Meyer notes that after a base is closed, the land can be used for private industry, which does pay taxes. But the land Fairchild sits on might not be the best spot for industry. There's a lot of land in the West Plains, and besides, Fairchild is on the National Priority List: It's so polluted that the Department of Ecology has stepped in as a regulatory agency overseeing the cleanup.
"It's a Superfund site," says Lt. Matt Hasson, base spokesman for Fairchild.
"Yes, that's true," says Craig Thompson, former Fairchild site manager from Ecology. "At one time there were 43 different sites we were investigating. To give my personal opinion [on how long Fairchild will remain on the NPL], it'll be decades." Thompson says that the DOD is paying for the cleanup, and Fairchild is ahead of schedule on environmental investigations.

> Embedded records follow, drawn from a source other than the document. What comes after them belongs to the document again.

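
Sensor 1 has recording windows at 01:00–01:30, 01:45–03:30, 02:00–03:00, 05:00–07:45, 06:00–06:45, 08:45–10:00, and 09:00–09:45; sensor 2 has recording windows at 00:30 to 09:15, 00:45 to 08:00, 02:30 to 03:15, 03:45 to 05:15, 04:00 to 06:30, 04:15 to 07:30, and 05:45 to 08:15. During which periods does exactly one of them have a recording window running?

A, merged: 01:00–01:30, 01:45–03:30, 05:00–07:45, 08:45–10:00.
B, merged: 00:30–09:15.
Only in the first: 09:15–10:00.
Only in the second: 00:30–01:00, 01:30–01:45, 03:30–05:00, 07:45–08:45.
Together these are the periods covered by exactly one.

00:30–01:00, 01:30–01:45, 03:30–05:00, 07:45–08:45, 09:15–10:00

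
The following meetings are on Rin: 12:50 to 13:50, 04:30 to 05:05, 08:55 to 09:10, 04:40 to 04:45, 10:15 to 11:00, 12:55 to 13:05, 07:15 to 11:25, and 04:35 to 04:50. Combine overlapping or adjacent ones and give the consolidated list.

04:30–05:05, 07:15–11:25, 12:50–13:50

Sort by start: 04:30–05:05, 04:35–04:50, 04:40–04:45, 07:15–11:25, 08:55–09:10, 10:15–11:00, 12:50–13:50, 12:55–13:05.
04:35–04:50 overlaps/touches 04:30–05:05 → extend to 04:30–05:05.
04:40–04:45 overlaps/touches 04:30–05:05 → extend to 04:30–05:05.
07:15–11:25 is disjoint → start new block.
08:55–09:10 overlaps/touches 07:15–11:25 → extend to 07:15–11:25.
10:15–11:00 overlaps/touches 07:15–11:25 → extend to 07:15–11:25.
12:50–13:50 is disjoint → start new block.
12:55–13:05 overlaps/touches 12:50–13:50 → extend to 12:50–13:50.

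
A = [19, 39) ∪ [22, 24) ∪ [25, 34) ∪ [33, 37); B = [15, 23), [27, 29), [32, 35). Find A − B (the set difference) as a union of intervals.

[23, 27) ∪ [29, 32) ∪ [35, 39)

A, merged: [19, 39).
[19, 39) with B removed leaves [23, 27), [29, 32), [35, 39).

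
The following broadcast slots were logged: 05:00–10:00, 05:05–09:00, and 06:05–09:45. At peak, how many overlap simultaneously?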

The Chamber hopes that Fairchild could thrive underthe next round of BRAC. One of the Chamber's task forces for Fairchild is called Grow the Base; Hadley says it's seeking to capitalize on BRAC.
"[The task force] looks into how much land and capacity we have and what missions are compatible with what we have," Hadley explains. "If Fairchild grew by even 1,000 [employees] coming in, it would be a huge positive impact on our region, on our school district, on home construction -- it would be substantial."